Paul Graham has an essay up here about why managers seem to like meetings whereas programmers – and writers – don't. Writing, like programming, means creating abstract contraptions that one then have to laboriously debug/ edit until they actually fly. For this purpose, one needs multiple-hour blocks of interruption-free time, a scarce commodity for the writer who has a day job and/ or kids. Which is not unrelated to why so much perfect prose was produced by people who lived in the nineteenth century and had servants.
In another essay Graham writes,“I've wondered a lot about why startups are most productive at the very beginning, when they're just a couple guys in an apartment. The main reason may be that there's no one to interrupt them yet.” This essay provides a justification for my putting off cleaning my apartment in order to hack through another draft of a novel -- postponing cleaning up is actually a crucial time management tactic, one moreover at which I excel.
But for writers there can never be enough time, because ultimately there's no such thing as a “final draft” – I've never read through any supposedly-completed manuscript of mine without making some improvements, however minor. A computer program can also, in theory, be improved indefinitely, until you run into diminishing returns on your time investment, and like Achilles say, “I nearly reached the tortoise, I'll go chase another one now.”
A sentence I once heard attributed to a CEO -- “Anything that can be done can be done in two weeks.” Whereas Samuel R. Delany, in About Writing, mentions what a short time a decade is, from the point of view of a mature writer mindful of posterity...
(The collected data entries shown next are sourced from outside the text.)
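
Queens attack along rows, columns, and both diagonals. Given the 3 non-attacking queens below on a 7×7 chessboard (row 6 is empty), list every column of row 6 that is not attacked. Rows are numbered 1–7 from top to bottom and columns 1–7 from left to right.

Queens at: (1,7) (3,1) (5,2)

(1,7) attacks row 6 at column 7 and diagonals 2.
(3,1) attacks row 6 at column 1 and diagonals 4.
(5,2) attacks row 6 at column 2 and diagonals 1, 3.
Attacked columns: {1, 2, 3, 4, 7}. Safe: {5, 6}.

columns 5, 6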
Challenged to name a helpful idea by Stephen Covey, one of my readers cited the principle that people don't spend enough time on tasks that are important but not urgent. A writer could perhaps be defined as someone who spends too much time on tasks that are important but not urgent...
If you’d like a tool for managing your time and projects, you can use this application inspired by David Allen’s GTD:
http://www.Gtdagenda.com
You can use it to manage and prioritize your goals, projects and tasks, set next actions and contexts, use checklists, schedules and a calendar.
A mobile version is available too.
Lydia Millet, How The Dead Dream — "In the wild, he thought, there would be almost no waiting. Waiting was what happened to you when you lost control, when events were out of your hands or your freedom was taken from you; but in the wild there would always be trying. In the wild there must be trying and trying, he thought, and no waiting at all. Waiting was a position of dependency. Not that animals in the wild were not watchful, did not have to freeze in place, alert and unmoving — they must do so often — but it would hardly be waiting then. It would be more like pausing."
In terms of Millet's distinction, a writer or programmer who's writing or programming is trying: in a meeting, he or she is waiting… and most likely performing what a zookeeper would call stereotypic movements… but a manager in a meeting is trying.
Very trying.
Every decision should be made within the space of seven breaths.